As rising bandwidth, is comparatively simple, just by adding more channels and widening bus, by causing more data transfers to happen per clock, or just by rising speed of data transfer, lowering latency is not almost as simple. We want to lower latency all we can. Latency is defined as time differential between when a command is given, and when that command is really executed. In any memory read or write operation, there are many things that add to latency. One of the first occurs when Front Side Bus and memory controller are not running at similar clock speeds. When using any divider other than 1:1, two devices have to wait for clocks to match up before any signal can be sent between the two. E.g. when a memory divider of 5:4 is selected, for each 5 cycles of FSB, the memory will only complete 4. That means that only every 5 cycles of FSB can they really talk to each other. Thus if a command is sent from CPU to memory requesting a read of data on second cycle after they just matched, request must sit there waiting 3 more cycles before that request can really go out. This is why it is always better for memory performance to attempt and use a 1:1 divider over all others, and so the increase of high speed modules, to match up with the quicker FSB's being used.

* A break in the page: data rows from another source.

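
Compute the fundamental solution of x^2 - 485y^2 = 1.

(x, y) = (969, 44)

First expand sqrt(485) as a continued fraction. With x_i = (sqrt(485) + m_i)/d_i and (m_0, d_0) = (0, 1): a_0 = floor(sqrt(485)) = 22, since 22^2 = 484 <= 485 < 529 = 23^2.
Iterate m_{i+1} = d_i*a_i - m_i, d_{i+1} = (485 - m_{i+1}^2)/d_i, a_{i+1} = floor((a_0 + m_{i+1})/d_{i+1}):
  m_1 = 1*22 - 0 = 22, d_1 = (485 - 22^2)/1 = 1/1 = 1, a_1 = floor((22 + 22)/1) = 44.
  m_2 = 1*44 - 22 = 22, d_2 = (485 - 22^2)/1 = 1/1 = 1: (m_2, d_2) = (m_1, d_1) = (22, 1), so from here the quotient a_1 repeats; the period length is 1.
So sqrt(485) = [22; (44)] with period length k = 1.
k is odd, so (p_{k-1}, q_{k-1}) only solves x^2 - 485y^2 = -1 and the fundamental solution of x^2 - 485y^2 = 1 is (p_{2k-1}, q_{2k-1}) = (p_1, q_1); compute convergents through index 1, running through the period twice.
Convergents (p_i = a_i*p_{i-1} + p_{i-2}, q_i = a_i*q_{i-1} + q_{i-2} with p_{-2}=0, p_{-1}=1, q_{-2}=1, q_{-1}=0):
  i=0: a_0=22, p_0 = 22*1 + 0 = 22, q_0 = 22*0 + 1 = 1.
  i=1: a_1=44, p_1 = 44*22 + 1 = 969, q_1 = 44*1 + 0 = 44.
Indeed p_0^2 - 485*q_0^2 = 484 - 485 = -1, not +1.
Check: 969^2 - 485*44^2 = 938961 - 938960 = 1, so (x, y) = (969, 44) solves the equation, and by the theorem it is the least positive solution.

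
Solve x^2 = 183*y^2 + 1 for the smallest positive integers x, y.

First expand sqrt(183) as a continued fraction. With x_i = (sqrt(183) + m_i)/d_i and (m_0, d_0) = (0, 1): a_0 = floor(sqrt(183)) = 13, since 13^2 = 169 <= 183 < 196 = 14^2.
Iterate m_{i+1} = d_i*a_i - m_i, d_{i+1} = (183 - m_{i+1}^2)/d_i, a_{i+1} = floor((a_0 + m_{i+1})/d_{i+1}):
  m_1 = 1*13 - 0 = 13, d_1 = (183 - 13^2)/1 = 14/1 = 14, a_1 = floor((13 + 13)/14) = 1.
  m_2 = 14*1 - 13 = 1, d_2 = (183 - 1^2)/14 = 182/14 = 13, a_2 = floor((13 + 1)/13) = 1.
  m_3 = 13*1 - 1 = 12, d_3 = (183 - 12^2)/13 = 39/13 = 3, a_3 = floor((13 + 12)/3) = 8.
  m_4 = 3*8 - 12 = 12, d_4 = (183 - 12^2)/3 = 39/3 = 13, a_4 = floor((13 + 12)/13) = 1.
  m_5 = 13*1 - 12 = 1, d_5 = (183 - 1^2)/13 = 182/13 = 14, a_5 = floor((13 + 1)/14) = 1.
  m_6 = 14*1 - 1 = 13, d_6 = (183 - 13^2)/14 = 14/14 = 1, a_6 = floor((13 + 13)/1) = 26.
  m_7 = 1*26 - 13 = 13, d_7 = (183 - 13^2)/1 = 14/1 = 14: (m_7, d_7) = (m_1, d_1) = (13, 14), so from here the quotients repeat a_1, ..., a_6; the period length is 6.
So sqrt(183) = [13; (1, 1, 8, 1, 1, 26)] with period length k = 6.
k is even, so the fundamental solution of x^2 - 183y^2 = 1 is (p_{k-1}, q_{k-1}) = (p_5, q_5); compute convergents through index 5.
Convergents (p_i = a_i*p_{i-1} + p_{i-2}, q_i = a_i*q_{i-1} + q_{i-2} with p_{-2}=0, p_{-1}=1, q_{-2}=1, q_{-1}=0):
  i=0: a_0=13, p_0 = 13*1 + 0 = 13, q_0 = 13*0 + 1 = 1.
  i=1: a_1=1, p_1 = 1*13 + 1 = 14, q_1 = 1*1 + 0 = 1.
  i=2: a_2=1, p_2 = 1*14 + 13 = 27, q_2 = 1*1 + 1 = 2.
  i=3: a_3=8, p_3 = 8*27 + 14 = 230, q_3 = 8*2 + 1 = 17.
  i=4: a_4=1, p_4 = 1*230 + 27 = 257, q_4 = 1*17 + 2 = 19.
  i=5: a_5=1, p_5 = 1*257 + 230 = 487, q_5 = 1*19 + 17 = 36.
Check: 487^2 - 183*36^2 = 237169 - 237168 = 1, so (x, y) = (487, 36) solves the equation, and by the theorem it is the least positive solution.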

Rest of the latency is selected in memory module. When a request for a certain address is sent out by north bridge memory controller, an ACTIVE command is first sent to memory. This is followed by row and bank address, which cause desired row to go from "pre-charge" to "active". This is t RP that can be adjusted in BIOS's. Generally this operation can be done in 2, 3 or 4 cycles. Following that is the Row Address Strobe (RAS) to Column Address Strobe (CAS) Delay or t RCD operation. This is the amount of time necessary to send contents of row to a buffer on the module. It is measured in 2, 3 or 4 clock cycles also. After this, comes ballyhooed t CL or CAS Latency operation. This operation carries with it the column address, and takes 2, 2.5, or 3 clock cycles to send contents of now defined cell to driver. From there the burst happens to send data out onto bus. Now here is why CAS Latency matters. If next memory read or write is to similar row, the only latency that is acquired is t CL to move from one cell to another. This often occurs, as longer data strings usually take up many successive addresses. Once another row is necessary though, latency called t RAS is incurred previous to next row can be called, and t RP starting process over again. t RAS can be performed in 5,6,7 or 8 clock cycles. This means that if a new row is required, 12 clock cycles of NOPs should be waited before the data can be sent. This is simplified version of what occurs through a read/write operation. There are many more operations that happen, though that most motherboards change in BIOS.


Now, that possibly was a bit confusing. I wish this example will show WHY it is difficult to lower latency, compared with bandwidth. Remember that latency's have lowered about 120ns to around 50ns. In less time than that, bandwidth has moved about 1GB/s for PC133, to about 8GB/s (theoretical) for a dual PC4000 setup.

Consider a NASCAR team through a pit stop. The car first has to come in and stop in its stall. Then it must be jacked up on driver side, fuel added, have the tires removed and replaced, be dropped back down, everybody race to other side, jack up passenger side, do similar procedure with tires, drop the car again, make any changes to spoiler needed, and take out fuel hose before car can leave. Now, if a crew chief has trained his crew to point where they actually can't obtain any faster, what is he do? His only choice is to remove some of the processes. The problem with latency is it is hard to remove any of the steps, and still retain stability. Witness Intel's problems with Performance Acceleration Technology, known as "PAT" in the i875 boards, and many various names in i865 ones. Enabling it tends to cause stability problems in not as fast silicon of Springdale's, because it is removing some of the steps through memory access.